Once we get that concept down, maybe we could go on to the importance of washing hands. It just so happens that I grew up with a mother who decided to prepare us all to be surgeons. I remember the ritual for washing hands before we ate. If we came to the kitchen and touched the back of our chairs before we sat down, we had to go to wash our hands again. We walked from the bathroom to the kitchen with our hands up in the air like surgeons.
And if you're wondering how long you should wash your hands to kill germs, I hear that my mom told my 54-year-old-brother the other day that singing two choruses of Happy Birthday are a sufficient amount of time to wash your hands. Granted, my mom was a bit extreme, but we sure didn't get runny noses like other kids in school. Everyone needs to be more aware of germs and more vigilant about washing their hands–especially people who handle food.
If I am buying food, and the cashier touches the food, or hands food to a customer without washing her hands first, I walk away. Once I remember telling a woman in a food place that she came just in the door and she didn't wash her hands before she touched food."I washed my hands when I came from the bathroom," she said.The bathroom was outside, about a mile from the restaurant. That's a bit of an exaggeration, but not much.
While I was thinking how to answer her, she barked, "Yuh want the food or not?""No," I said, and walked away. I never went back to that food place. It didn't take long for it to go under.In hindsight I should have said, "Do you know how many people with dirty hands have touched the door that you just touched before you touched food?"But I didn't think that fast.In my book, the door handles to any public place should be wiped down with alcohol about once every ten minutes.
While we're on the subject of washing hands, I would also like you to know that in my mom's house, you could not touch your hair, face, arm or clothes once you washed your hands.I can't tell you how many times I have seen people in food places scratching their head or committing any one of those violations while touching food. This always evokes a healthy sense of nostalgia in me.
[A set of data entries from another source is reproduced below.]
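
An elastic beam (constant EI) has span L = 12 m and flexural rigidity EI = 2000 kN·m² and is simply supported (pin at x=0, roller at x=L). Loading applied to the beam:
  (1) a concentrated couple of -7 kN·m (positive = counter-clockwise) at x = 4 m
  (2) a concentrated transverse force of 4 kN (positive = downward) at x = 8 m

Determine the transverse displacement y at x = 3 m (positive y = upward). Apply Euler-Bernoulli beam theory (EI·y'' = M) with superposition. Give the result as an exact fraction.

Load 1 — applied couple M₀=-7 kN·m at a=4 m (b=L-a=8):
  y_1 = (M₀x³/(6L)+C₁x)/EI  [x≤a] with C₁=M₀(3b²-L²)/(6L)=-14/3 = ((-7)·3³/(6·12)+(-14/3)·3)/2000 = -133/16000 m
Load 2 — point force P=4 kN at a=8 m (b=L-a=4):
  y_2 = -Pbx(L²-b²-x²)/(6LEI)  [x≤a] = -4·4·3·(12²-4²-3²)/(6·12·2000) = -119/3000 m
Superposition: y = Σ y_i = -2303/48000 m ≈ -0.047979 m

y(3) = -2303/48000 m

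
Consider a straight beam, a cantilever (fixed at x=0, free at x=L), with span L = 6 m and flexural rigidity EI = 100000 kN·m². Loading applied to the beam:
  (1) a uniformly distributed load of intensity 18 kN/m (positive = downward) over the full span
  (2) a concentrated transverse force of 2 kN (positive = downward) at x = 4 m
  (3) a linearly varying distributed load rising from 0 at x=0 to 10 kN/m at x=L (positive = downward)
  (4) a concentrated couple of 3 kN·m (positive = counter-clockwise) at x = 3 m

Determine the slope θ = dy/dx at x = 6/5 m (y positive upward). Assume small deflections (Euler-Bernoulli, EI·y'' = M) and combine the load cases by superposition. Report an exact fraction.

θ(6/5) = -6927/1562500 rad

Load 1 — uniform load w=18 kN/m over full span:
  θ_1 = -wx(x²-3Lx+3L²)/(6EI) = -18·(6/5)·((6/5)²-3·6·(6/5)+3·6²)/(6·100000) = -4941/1562500 rad
Load 2 — point force P=2 kN at a=4 m (b=L-a=2):
  θ_2 = -Px(2a-x)/(2EI)  [x≤a] = -2·(6/5)·(2·4-(6/5))/(2·100000) = -51/625000 rad
Load 3 — triangular load w₀=10 kN/m (0→w₀ over full span):
  θ_3 = (w₀Lx²/4-w₀L²x/3-w₀x⁴/(24L))/EI = (10·6·(6/5)²/4-10·6²·(6/5)/3-10·(6/5)⁴/(24·6))/100000 = -7659/6250000 rad
Load 4 — applied couple M₀=3 kN·m at a=3 m (b=L-a=3):
  θ_4 = M₀x/EI  [x≤a] = 3·(6/5)/100000 = 9/250000 rad
Superposition: θ = Σ θ_i = -6927/1562500 rad ≈ -0.004433 rad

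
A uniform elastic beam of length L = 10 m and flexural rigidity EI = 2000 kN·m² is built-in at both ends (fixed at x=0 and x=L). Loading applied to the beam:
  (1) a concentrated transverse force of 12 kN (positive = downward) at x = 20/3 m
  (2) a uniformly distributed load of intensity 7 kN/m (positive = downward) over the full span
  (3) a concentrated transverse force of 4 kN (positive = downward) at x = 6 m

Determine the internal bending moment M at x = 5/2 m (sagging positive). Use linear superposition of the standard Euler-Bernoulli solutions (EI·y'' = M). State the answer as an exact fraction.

Load 1 — point force P=12 kN at a=20/3 m (b=L-a=10/3):
  M_1 = Pb²(3a+b)x/L³ - Pab²/L²  [x≤a] = 12·(10/3)²·(3·(20/3)+(10/3))·(5/2)/10³ - 12·(20/3)·(10/3)²/10² = -10/9 kN·m
Load 2 — uniform load w=7 kN/m over full span:
  M_2 = wLx/2 - wL²/12 - wx²/2 = 7·10·(5/2)/2 - 7·10²/12 - 7·(5/2)²/2 = 175/24 kN·m
Load 3 — point force P=4 kN at a=6 m (b=L-a=4):
  M_3 = Pb²(3a+b)x/L³ - Pab²/L²  [x≤a] = 4·4²·(3·6+4)·(5/2)/10³ - 4·6·4²/10² = -8/25 kN·m
Superposition: M = Σ M_i = 10549/1800 kN·m ≈ 5.860556 kN·m

M(5/2) = 10549/1800 kN·m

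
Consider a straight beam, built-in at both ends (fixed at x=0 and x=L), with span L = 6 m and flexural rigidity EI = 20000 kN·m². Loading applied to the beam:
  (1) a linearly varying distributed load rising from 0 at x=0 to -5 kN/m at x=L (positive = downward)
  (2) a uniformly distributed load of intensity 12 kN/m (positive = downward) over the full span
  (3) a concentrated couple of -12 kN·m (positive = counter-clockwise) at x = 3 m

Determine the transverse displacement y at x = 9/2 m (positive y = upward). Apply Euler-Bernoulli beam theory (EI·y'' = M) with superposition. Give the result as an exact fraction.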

When I was 16, I worked in a Howard Johnson's cafeteria, and we had Spotters who kept an eye on us. They were spies disguised as ordinary customers. If Spotters saw us touch money and then touch food or touch any part of our bodies and then touch the food, they calmly walked to the back door, produced a company ID and demanded our jobs.
We knew what hygiene was, and we were glad–not only for our jobs but also for the knowledge to serve our customers in the best way possible. We knew we worked in the service industry and we felt proud of it.Oh, and at Howard Johnson's, we had to wear aprons that we had to change several times a day. We also had to wear hairnets. We would have been horrified if someone had found a hair in his food, and we certainly knew that we couldn't have kept our job if that happened.
Moving right along...Whatever happened to keeping children home from school when their noses are running and they're coughing down the place?That concept seems to be long gone. There was a time–at least where I grew up–that people considered it the proper thing to do. It was rude to send your kid to school if the kid was hacking.
Sometimes I think we're too busy studying subjects in school to think about what really matters in life, like good health and kind consideration–or even standing up for a principle, like good hygiene.I can't tell you the number of times I have been ridiculed or abused in public for kindly asking someone to follow some basic hygiene. You would have thought I was insulting a food worker with my request.I am guessing in this age of Ebola, maybe I don't look like such a fool any more.